Floods have washed away two villages that cared for the upkeep of the precincts around the World Heritage Site. Will its residents get a chance to rebuild their lives?
News about the floods in Uttarakhand revive memories of my trip to the Valley of flowers last year. I am glad I could make it then, for this year this picturesque place in Chamoli district of Uttarakhand has been ruined by the extreme rains. Sanjay Rawat, sarpanch of the van panchyat (village forest council) who had guided me around the World Heritage Site last year, called to tell me about the devastation in the area. He said the river that passes through the heritage site had washed away the beautiful meadows. The flowers, too, have been wiped out. His information was hearsay as nobody can go near the area. Rawat and other people stranded in the valley were airlifted to safety recently.
But the Valley of flowers was not the reason Rawat called. The rains had washed away Pulna and Bhyundar—two small village settlements that had been in existence for about a century. Pulna is the winter residence of people of Bhyundar valley panchayat, and during summers, they move higher up to Bhyundar.
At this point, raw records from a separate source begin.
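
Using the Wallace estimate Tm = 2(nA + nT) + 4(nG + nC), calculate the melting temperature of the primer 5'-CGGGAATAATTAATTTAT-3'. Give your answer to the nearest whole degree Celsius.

44°C

Base counts: A=7, T=7, G=3, C=1 (length 18).
Tm = 2·(7+7) + 4·(3+1) = 2·14 + 4·4 = 28 + 16 = 44°C.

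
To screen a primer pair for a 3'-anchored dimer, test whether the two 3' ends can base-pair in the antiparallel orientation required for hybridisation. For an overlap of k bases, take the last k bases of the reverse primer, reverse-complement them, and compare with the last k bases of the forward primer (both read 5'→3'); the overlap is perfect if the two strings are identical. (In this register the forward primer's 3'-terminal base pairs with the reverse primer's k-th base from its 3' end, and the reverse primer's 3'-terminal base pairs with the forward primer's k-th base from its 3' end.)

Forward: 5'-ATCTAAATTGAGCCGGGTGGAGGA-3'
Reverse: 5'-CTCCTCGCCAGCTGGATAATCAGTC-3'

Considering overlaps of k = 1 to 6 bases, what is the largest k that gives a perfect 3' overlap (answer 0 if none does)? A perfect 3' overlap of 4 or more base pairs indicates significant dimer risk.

Last 6 bases (5'→3') — forward …GGAGGA, reverse …TCAGTC.
Reverse complement of the reverse primer's last 6 bases: GACTGA; its first k bases are the reverse complement of the reverse primer's last k bases, so a perfect k-base overlap needs the forward primer's last k bases to equal them.
Comparing (forward last k vs required): k=1: A vs G ✗; k=2: GA vs GA ✓; k=3: GGA vs GAC ✗; k=4: AGGA vs GACT ✗; k=5: GAGGA vs GACTG ✗; k=6: GGAGGA vs GACTGA ✗.
Only k = 2 is perfect, so the longest perfect 3' overlap is 2.

Longest perfect overlap: 2 complementary base pairs; below the dimer-risk threshold (threshold 4).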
These settlements had survived for at least a 100 years. The elders in the village say that the last time rains of this magnitude had hit the area sometime in the 1940's, the destruction had been minor. This time round, there is no way that the place can be rebuilt. Rawat said that now the community wants to be relocated to Joshimath.
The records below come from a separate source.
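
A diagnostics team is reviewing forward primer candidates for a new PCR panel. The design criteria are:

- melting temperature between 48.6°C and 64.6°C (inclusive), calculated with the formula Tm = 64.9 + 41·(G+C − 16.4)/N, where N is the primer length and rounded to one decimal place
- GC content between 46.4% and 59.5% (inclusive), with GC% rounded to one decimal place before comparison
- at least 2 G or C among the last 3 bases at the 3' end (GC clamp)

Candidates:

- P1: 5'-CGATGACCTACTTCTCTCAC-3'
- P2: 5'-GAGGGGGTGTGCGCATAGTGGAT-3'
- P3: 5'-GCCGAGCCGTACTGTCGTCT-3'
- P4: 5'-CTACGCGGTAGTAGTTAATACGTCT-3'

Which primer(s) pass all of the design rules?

P1 only.

P1 (20 nt, A=4 T=6 G=2 C=8): Tm = 64.9 + 41·(10 − 16.4)/20 = 51.8°C ✓; GC 10/20 = 50.0% ✓; 3' end CAC has 2 G/C ✓ — passes.
P2 (23 nt, A=4 T=5 G=12 C=2): Tm = 64.9 + 41·(14 − 16.4)/23 = 60.6°C ✓; GC 14/23 = 60.9%, outside 46.4–59.5% ✗; 3' end GAT has 1 G/C, need ≥2 ✗ — fails.
P3 (20 nt, A=2 T=5 G=6 C=7): Tm = 64.9 + 41·(13 − 16.4)/20 = 57.9°C ✓; GC 13/20 = 65.0%, outside 46.4–59.5% ✗; 3' end TCT has 1 G/C, need ≥2 ✗ — fails.
P4 (25 nt, A=6 T=8 G=6 C=5): Tm = 64.9 + 41·(11 − 16.4)/25 = 56.0°C ✓; GC 11/25 = 44.0%, outside 46.4–59.5% ✗; 3' end TCT has 1 G/C, need ≥2 ✗ — fails.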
But the authorities have never been sympathatic to the needs of the people. During my visit, I had gone to Pulna to meet the former gram pradhan, Jagdish Chauhan. He had a story to tell – the forest officials in the area had cut down two trees of endangered Taxus wallichiana or Himalayan yew. The trees were just an excuse. The community was waging a war against the forest department to gain rights over the land where their hotels were built in Ghangaria, the transit point where tourists stay overnight before proceeding to Valley of Flowers and Hemkund Sahib. These hotels were the only livelihood option available to them since grazing animals had been stopped in the areas after it was declared a World Heritage Site (see Rift Valley).
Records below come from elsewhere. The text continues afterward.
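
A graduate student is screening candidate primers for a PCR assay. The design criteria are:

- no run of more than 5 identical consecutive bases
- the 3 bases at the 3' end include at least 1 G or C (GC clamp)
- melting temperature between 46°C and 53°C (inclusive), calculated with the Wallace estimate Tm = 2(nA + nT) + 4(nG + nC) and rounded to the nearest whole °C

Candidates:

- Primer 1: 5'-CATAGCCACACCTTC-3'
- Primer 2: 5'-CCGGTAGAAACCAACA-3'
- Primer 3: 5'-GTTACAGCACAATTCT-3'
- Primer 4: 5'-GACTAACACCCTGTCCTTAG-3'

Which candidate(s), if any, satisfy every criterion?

Primer 1 and Primer 2.

Primer 1 (15 nt, A=4 T=3 G=1 C=7): longest run = 2 ✓; 3' end TTC has 1 G/C ✓; Tm = 2·7 + 4·8 = 46°C ✓ — passes.
Primer 2 (16 nt, A=7 T=1 G=3 C=5): longest run = 3 ✓; 3' end ACA has 1 G/C ✓; Tm = 2·8 + 4·8 = 48°C ✓ — passes.
Primer 3 (16 nt, A=5 T=5 G=2 C=4): longest run = 2 ✓; 3' end TCT has 1 G/C ✓; Tm = 2·10 + 4·6 = 44°C, outside 46–53°C ✗ — fails.
Primer 4 (20 nt, A=5 T=5 G=3 C=7): longest run = 3 ✓; 3' end TAG has 1 G/C ✓; Tm = 2·10 + 4·10 = 60°C, outside 46–53°C ✗ — fails.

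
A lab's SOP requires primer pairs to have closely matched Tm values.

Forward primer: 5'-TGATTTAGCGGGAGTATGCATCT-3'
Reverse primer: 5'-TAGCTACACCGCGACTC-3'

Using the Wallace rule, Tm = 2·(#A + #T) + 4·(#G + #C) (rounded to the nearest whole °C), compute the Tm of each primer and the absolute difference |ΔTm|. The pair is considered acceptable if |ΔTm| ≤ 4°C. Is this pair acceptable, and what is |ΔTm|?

|ΔTm| = 12°C; the pair is not acceptable.

Forward: A=5 T=8 G=7 C=3 → Tm = 2·13 + 4·10 = 66°C.
Reverse: A=4 T=3 G=3 C=7 → Tm = 2·7 + 4·10 = 54°C.
|ΔTm| = |66 − 54| = 12°C, > 4°C.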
Instead of supporting the van panchayat, the forest department seemed more amenable to ousting them and leasing out the land to outsiders. The community had got a taste of such an experiment on an earlier occasion. In 1960, the department had leased out land to the Hemkund Sahib gurudwara for a rest house. After 50 years, though 53 structures existed in the area, only 10 were given on lease by the authority. Last year, there were talks of taking paved roads right up to Ghangaria so that vehicles could ferry the tourists. This meant that more hotels would be needed. The community wanted some assurance that they would have a stake in the profits. They did not get this despite the fact that the van panchayats in the area are supposed to have control over development. People of Ghangaria have been taking good care of the area. Despite the huge number of tourists, a community organisation has managed to keep the plastic menace in control to an extent).
But the bigger question at the moment is whether fragile ecosystems like these should be put through haphazard development. Both the Valley of flowers and Hemkund Sahib are accessible only between June and September, and even during this time, landslides are common. My bus ride from Dehradun to Joshimath took me through areas where huge boulders jutted out of the mountainside and loomed over the road. These were accidents just waiting to happen – a slight tremor, a little rain could easily dislodge these and my co-passengers seemed to hold their breath all though the 10 hour journey. The only conversation that happened was when we crossed a place where a landslide had crushed a car and killed everyone in it a few days back. The driver concentrated on the road while the conductor focused on the mountainside, hoping to catch a signal in case boulders showed the slightest sign of movement. As he stared at the mountainside, the conductor told me the destruction to the landscape was because of the dams being built on the Alaknanda river.
As the area also houses Hemkund sahib gurudwara, religious tourism is likely to restart as soon as the paths are made navigable. This would be the time to set up a better system in place to protect the area. Climate change will bring in more such events. In the absence of a plan, letting people go there is akin to homicide. And for people like me who love plants, losing the valley would mean losing precious biodiversity.